Each group might be defined by the occupations of its members, part of hierarchically-arranged system of communes. The task of the top commune would to insure peace and order throughout the system. Unger envisions in this system a harmony of the structure and the consciousness of its citizens.
But Unger fails to explore the characteristics of human nature or even whether it is innate. He has picked out elements of human activity like love and work and set out to make their refinement the good of society. But what if the will to dominate, an element present in society long before liberalism, persists? Here we meet the limits of knowledge against politics: the formation of a perfect world, like all man's "great endeavors on this earth, are condemned to incompleteness."

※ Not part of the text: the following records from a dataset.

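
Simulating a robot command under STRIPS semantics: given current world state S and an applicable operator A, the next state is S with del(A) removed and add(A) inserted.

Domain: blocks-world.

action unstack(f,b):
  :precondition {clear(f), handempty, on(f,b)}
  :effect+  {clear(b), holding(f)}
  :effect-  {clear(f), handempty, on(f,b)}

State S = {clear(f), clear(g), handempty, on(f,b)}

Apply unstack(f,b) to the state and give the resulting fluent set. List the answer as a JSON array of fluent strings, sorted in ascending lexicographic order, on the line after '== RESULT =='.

Progress:
  pre ⊆ S: {clear(f), handempty, on(f,b)} ⊆ S  — applicable
  S \ del = {clear(g)}
  ∪ add   = {clear(b), clear(g), holding(f)}

== RESULT ==
["clear(b)", "clear(g)", "holding(f)"]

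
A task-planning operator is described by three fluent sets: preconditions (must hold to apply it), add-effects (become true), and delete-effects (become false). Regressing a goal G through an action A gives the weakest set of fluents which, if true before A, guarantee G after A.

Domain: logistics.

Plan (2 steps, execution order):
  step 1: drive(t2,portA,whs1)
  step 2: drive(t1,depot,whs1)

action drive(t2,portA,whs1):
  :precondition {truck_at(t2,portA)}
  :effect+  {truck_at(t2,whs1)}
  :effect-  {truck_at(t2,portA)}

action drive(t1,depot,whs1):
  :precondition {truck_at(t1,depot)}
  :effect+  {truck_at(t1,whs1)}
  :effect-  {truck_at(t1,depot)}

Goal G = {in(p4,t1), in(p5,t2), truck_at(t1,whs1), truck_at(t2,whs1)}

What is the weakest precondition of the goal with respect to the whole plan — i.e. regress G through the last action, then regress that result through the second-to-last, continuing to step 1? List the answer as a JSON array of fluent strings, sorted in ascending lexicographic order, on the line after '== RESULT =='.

Work backward from the goal:
  through step 2 (drive(t1,depot,whs1)): drop {truck_at(t1,whs1)}, keep {in(p4,t1), in(p5,t2), truck_at(t2,whs1)}, require {truck_at(t1,depot)}
    → {in(p4,t1), in(p5,t2), truck_at(t1,depot), truck_at(t2,whs1)}
  through step 1 (drive(t2,portA,whs1)): drop {truck_at(t2,whs1)}, keep {in(p4,t1), in(p5,t2), truck_at(t1,depot)}, require {truck_at(t2,portA)}
    → {in(p4,t1), in(p5,t2), truck_at(t1,depot), truck_at(t2,portA)}

== RESULT ==
["in(p4,t1)", "in(p5,t2)", "truck_at(t1,depot)", "truck_at(t2,portA)"]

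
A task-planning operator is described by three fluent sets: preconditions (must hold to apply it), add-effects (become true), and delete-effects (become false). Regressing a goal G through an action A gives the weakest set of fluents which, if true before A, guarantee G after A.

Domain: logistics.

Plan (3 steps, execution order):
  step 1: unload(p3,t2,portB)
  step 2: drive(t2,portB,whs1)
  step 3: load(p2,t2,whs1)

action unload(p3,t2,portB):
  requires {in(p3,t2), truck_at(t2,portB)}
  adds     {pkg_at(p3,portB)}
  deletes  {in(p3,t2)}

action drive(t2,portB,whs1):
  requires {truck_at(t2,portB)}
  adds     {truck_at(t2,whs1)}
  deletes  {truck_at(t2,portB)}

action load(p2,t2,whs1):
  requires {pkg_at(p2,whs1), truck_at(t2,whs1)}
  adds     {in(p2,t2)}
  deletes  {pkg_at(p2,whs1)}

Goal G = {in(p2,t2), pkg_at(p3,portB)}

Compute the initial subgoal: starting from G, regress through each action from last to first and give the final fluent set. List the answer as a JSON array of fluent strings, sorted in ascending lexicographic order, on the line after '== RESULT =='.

Work backward from the goal:
  through step 3 (load(p2,t2,whs1)): drop {in(p2,t2)}, keep {pkg_at(p3,portB)}, require {pkg_at(p2,whs1), truck_at(t2,whs1)}
    → {pkg_at(p2,whs1), pkg_at(p3,portB), truck_at(t2,whs1)}
  through step 2 (drive(t2,portB,whs1)): drop {truck_at(t2,whs1)}, keep {pkg_at(p2,whs1), pkg_at(p3,portB)}, require {truck_at(t2,portB)}
    → {pkg_at(p2,whs1), pkg_at(p3,portB), truck_at(t2,portB)}
  through step 1 (unload(p3,t2,portB)): drop {pkg_at(p3,portB)}, keep {pkg_at(p2,whs1), truck_at(t2,portB)}, require {in(p3,t2), truck_at(t2,portB)}
    → {in(p3,t2), pkg_at(p2,whs1), truck_at(t2,portB)}

== RESULT ==
["in(p3,t2)", "pkg_at(p2,whs1)", "truck_at(t2,portB)"]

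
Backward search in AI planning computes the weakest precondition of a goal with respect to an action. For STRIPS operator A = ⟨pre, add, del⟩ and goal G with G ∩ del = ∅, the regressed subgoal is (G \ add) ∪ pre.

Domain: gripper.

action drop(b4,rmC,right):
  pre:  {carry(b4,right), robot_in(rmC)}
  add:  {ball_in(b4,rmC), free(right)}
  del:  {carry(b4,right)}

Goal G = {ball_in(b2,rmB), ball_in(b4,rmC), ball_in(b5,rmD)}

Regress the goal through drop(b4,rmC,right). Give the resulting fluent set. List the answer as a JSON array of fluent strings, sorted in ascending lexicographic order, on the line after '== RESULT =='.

Regress:
  G ∩ del = {}  (empty — regression defined)
  G \ add = {ball_in(b2,rmB), ball_in(b4,rmC), ball_in(b5,rmD)} \ {ball_in(b4,rmC), free(right)} = {ball_in(b2,rmB), ball_in(b5,rmD)}
  ∪ pre   = {ball_in(b2,rmB), ball_in(b5,rmD)} ∪ {carry(b4,right), robot_in(rmC)}
          = {ball_in(b2,rmB), ball_in(b5,rmD), carry(b4,right), robot_in(rmC)}

== RESULT ==
["ball_in(b2,rmB)", "ball_in(b5,rmD)", "carry(b4,right)", "robot_in(rmC)"]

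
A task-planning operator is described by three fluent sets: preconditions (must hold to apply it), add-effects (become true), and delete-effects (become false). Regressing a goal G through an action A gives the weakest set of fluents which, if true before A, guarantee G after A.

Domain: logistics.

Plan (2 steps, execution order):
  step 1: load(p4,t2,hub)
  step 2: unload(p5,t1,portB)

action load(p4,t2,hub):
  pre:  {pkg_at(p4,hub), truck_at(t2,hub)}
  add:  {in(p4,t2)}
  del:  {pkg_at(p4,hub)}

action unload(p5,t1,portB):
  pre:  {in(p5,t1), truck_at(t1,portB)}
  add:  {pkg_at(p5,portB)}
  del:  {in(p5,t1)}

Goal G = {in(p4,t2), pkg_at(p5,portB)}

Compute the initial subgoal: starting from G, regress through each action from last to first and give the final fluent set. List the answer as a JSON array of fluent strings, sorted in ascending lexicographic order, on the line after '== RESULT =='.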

And if philosophy is limited by politics on one side, it is met on the other by metaphysical and religious issues. Is God separate from the world and above it, or is he present in every part of it? Religion's end, like that of politics, must be unity of the universal and the particular, through the adoption of entirely new kinds of theology. But Unger can offer no further insight into religion, because God, if he exists, has not revealed himself. The book ends eerily: "But our days pass and still we do not know you fully. Why then do you remain silent? Speak, God."